Hace quince años, empecé este libro a instancias del poeta Ilya Kaminsky, que dijo que ya era hora. Con los años, algunos jóvenes de El Salvador que emigraron con sus padres a los Estados Unidos por la guerra y sus secuelas acudieron a mí para preguntarme más sobre su país natal. Este libro es para ellos. También es para mi hijo, Sean Christophe, a fin de que conozca esta parte del pasado de sus padres, y para mi padre, Michael Joseph Sidlosky, y en memoria de mi madre, Louise Blackford Sidlosky. Por último, agradezco a mi marido, Harry Mattison, mi primer lector y el de siempre, por compartir conmigo sus recuerdos, fotografías, la vida y su testimonio, siempre con amor.
Nota de la traducción
S i bien el original de este libro se escribió en inglés, buena parte de su historia transcurre en un ámbito de habla hispana y, en particular, salvadoreña. La traducción busca respetar esta particularidad. Mientras que la voz de la narradora aparece en un español ibérico estándar, las intervenciones de personas oriundas de El Salvador se ajustan a la lengua natural del país, con el léxico y la sintaxis correspondientes. Así, se recoge el uso del «vos» y el «ustedes» (en lugar del «tú» y el «vosotros»), y se prefiere la variación local de ciertas palabras: por ejemplo, se dice siempre «frijoles», no «alubias». Estas ligeras diferencias no habrían podido registrarse sin un conocimiento directo del habla en cuestión. El traductor, que no es salvadoreño, agradece las aportaciones de la correctora María Luz Nóchez, que sí lo es.

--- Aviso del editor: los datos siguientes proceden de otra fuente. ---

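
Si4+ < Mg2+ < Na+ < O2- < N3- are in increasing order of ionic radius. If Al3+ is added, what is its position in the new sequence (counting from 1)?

2

All of these have 10 electrons (isoelectronic). With the same electron cloud, the ion with the most protons pulls it in tightest. Nuclear charges: Si4+ (Z=14), Al3+ (Z=13), Mg2+ (Z=12), Na+ (Z=11), O2- (Z=8), N3- (Z=7). Highest Z is smallest.
With Al3+ included the full order is Si4+ < Al3+ < Mg2+ < Na+ < O2- < N3-, so it takes position 2.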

E s casi el final. Caminamos bajo el calor agobiante por un campo de sorgo, mientras las cigarras zumban bajo el cielo vacío. Un hombre destapa una cantimplora con agua, otro se apoya en una pala. También hay una mujer, que lleva un delantal encima de los pantalones. Luz intensa y el ruido sordo de la inflorescencia del sorgo. Tomo un manojo de semillas. Uno de los hombres lleva aparte a Leonel y le dice algo: secreto, como todo lo demás. Subimos al todoterreno y vamos sin explicación a otro sitio, no lejos de ese campo. Los campesinos de la zona caminarían midiendo la distancia, no en kilómetros, sino en horas.